Ouverture à 150 dollars, pic au-dessus de 216 dollars (soit une valorisation implicite qui dépassait 2 500 milliards) avec des volumes significatifs dans les premières 24 heures. SpaceX vise une introduction en bourse sur le Nasdaq autour du 12 juin 2026, entre 1 750 et 2 000 milliards de valorisation. La plus grande IPO de l'histoire.

Pourquoi SpaceX attire autant sur Hyperliquid ?

C'est assez simple à expliquer. Les investisseurs retail sont quasiment exclus des opérations pré-IPO par les règles d'accréditation. Hyperliquid, lui, propose un accès sans KYC ni liste d'attente, avec du levier, via des perps synthétiques. Résultat : les traders qui veulent s'exposer à SpaceX avant le 12 juin n'ont pas vraiment d'autre option liquide.

Il y a aussi un précédent concret. La perp du fabricant de semi-conducteurs Cerebras (CBRS) a clôturé à moins de 3% du prix d'ouverture sur le Nasdaq, là où les plateformes traditionnelles affichaient des écarts autour de 35%.

C'est le genre de performance qui installe une réputation. Hyperliquid est désormais perçu comme un baromètre en temps réel plus fiable que les marchés privés classiques pour ce type d'actifs.
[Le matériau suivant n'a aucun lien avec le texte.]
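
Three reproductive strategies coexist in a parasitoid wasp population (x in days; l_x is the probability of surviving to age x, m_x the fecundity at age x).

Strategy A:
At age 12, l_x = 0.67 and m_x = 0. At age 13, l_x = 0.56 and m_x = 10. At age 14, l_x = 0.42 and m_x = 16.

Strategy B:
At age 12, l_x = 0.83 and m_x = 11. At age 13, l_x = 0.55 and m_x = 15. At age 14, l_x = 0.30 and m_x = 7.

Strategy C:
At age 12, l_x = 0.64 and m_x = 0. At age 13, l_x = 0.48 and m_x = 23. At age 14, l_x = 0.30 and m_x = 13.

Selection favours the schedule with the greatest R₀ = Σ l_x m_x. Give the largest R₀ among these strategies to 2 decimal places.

19.48

Strategy A: R₀ = 0.67×0 + 0.56×10 + 0.42×16 = 12.3200
Strategy B: R₀ = 0.83×11 + 0.55×15 + 0.30×7 = 19.4800
Strategy C: R₀ = 0.64×0 + 0.48×23 + 0.30×13 = 14.9400
Highest R₀: strategy B with 19.4800.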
Quel est le mécanisme sous-jacent ?

C'est HIP-3 : les développeurs stakent 500 000 HYPE, soit environ 23 millions de dollars, pour lancer des perps permissionless. Trade.xyz et Ventuals l'ont fait pour Cerebras, puis pour SpaceX. Les volumes générés alimentent des rachats et des burns sur le token HYPE, ce qui crée une boucle directe entre l'activité de la plateforme et les détenteurs.

Le contexte concurrentiel a aussi évolué à son avantage. Les actions tokenisées sur PreStocks ont perdu environ 35% après qu'Anthropic et OpenAI ont bloqué les transferts via SPV. Les perps synthétiques d'Hyperliquid contournent totalement les droits sur les titres : c'est aujourd'hui le seul canal durable pour s'exposer à des actifs pré-IPO sans risque de fermeture réglementaire sur ce point précis.

L'analyse de The Big Whale

Reste que tout n'est pas rose. Le flash crash du 28 mai sur SPACEX-USDH (une chute d'environ 45% en 30 minutes à cause d'une erreur d'oracle blockchain) a liquidé 1,51 million de dollars.

Cela illustre deux faiblesses structurelles : la liquidité reste mince sur ces marchés, et la dépendance aux oracles crée des points de défaillance réels. L'éloge de Jeff Sprecher tranche d'ailleurs avec les appels antérieurs d'ICE et CME à une supervision renforcée par la CFTC.

Hyperliquid n'est plus vraiment un DEX de perps crypto. La plateforme est en train de se repositionner comme le lieu par défaut pour tout actif que les marchés traditionnels ne peuvent pas ou ne veulent pas coter. Si SPCX reproduit la précision de CBRS, la démonstration sera faite à l'échelle du trillion.